To qualify for business rescue a company must be “financially distressed”. That is it most seem reasonably unlikely that it will be able to pay its debts as they become due over the next six months or if it seems likely that the company will become insolvent within six months. Once placed under business rescue the affected person or company then nominates a business rescue practitioner (BRP) to oversee the company whilst it is under business rescue.

 

Cremen says the BRP plays a significant role in the rescue process. “All BRP’s are licensed by the CIPC (Companies and Intellectual Property Commission). Appoint a practitioner who possess the necessary skills and knowledge to revive your business. An experienced attorney in business rescue can be of great help in assisting companies through this process.”

During business rescue the BRP has full management control of the company and effectively replaces the board and previous management.

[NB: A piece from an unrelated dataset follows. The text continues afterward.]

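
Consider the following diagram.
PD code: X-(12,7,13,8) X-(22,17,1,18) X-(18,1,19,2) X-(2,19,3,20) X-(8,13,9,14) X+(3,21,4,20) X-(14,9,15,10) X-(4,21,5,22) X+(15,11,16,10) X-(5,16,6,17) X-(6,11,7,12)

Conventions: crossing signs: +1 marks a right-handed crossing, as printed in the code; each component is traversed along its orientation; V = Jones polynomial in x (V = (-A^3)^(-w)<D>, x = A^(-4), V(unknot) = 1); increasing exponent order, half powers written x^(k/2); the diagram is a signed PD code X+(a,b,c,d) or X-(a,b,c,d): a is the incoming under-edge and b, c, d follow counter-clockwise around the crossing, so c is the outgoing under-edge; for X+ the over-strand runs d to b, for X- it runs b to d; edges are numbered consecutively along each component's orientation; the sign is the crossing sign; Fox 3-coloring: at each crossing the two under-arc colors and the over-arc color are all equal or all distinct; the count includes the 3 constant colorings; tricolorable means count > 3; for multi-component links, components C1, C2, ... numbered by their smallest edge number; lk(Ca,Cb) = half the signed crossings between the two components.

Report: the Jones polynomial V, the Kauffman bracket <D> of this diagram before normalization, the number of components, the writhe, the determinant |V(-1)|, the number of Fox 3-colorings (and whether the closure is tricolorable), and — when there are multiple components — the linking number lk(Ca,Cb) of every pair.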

The BRP is expected to publish a business rescue which must be adopted by the affected persons before it can be implemented. “This is the plan to be implemented in order to restructure the distressed company and ultimately bring it back from the brink of extinction.”

 

Cremen says an important advantage of business rescue is that it places a general moratorium on legal proceedings against a company in business rescue, including any enforcement action against the company its property. Legal proceedings instituted before the business rescue proceedings are also frozen. “This moratorium gives companies some breathing space to restructure its affairs and repay its debts – it must not be abused though. During business rescue the BRP can also end or renegotiate burdensome contracts, for example a lease on a building that has become unaffordable. Under normal circumstances the company would not be able to do this.”

 Schüssler says although the South African economy is not growing, we are still faring better than our BRICS partners Russia and Brazil. “Zero growth means we are getting poorer as our population is still growing. So it’s not easy out there, but it gives us time to turn things around.”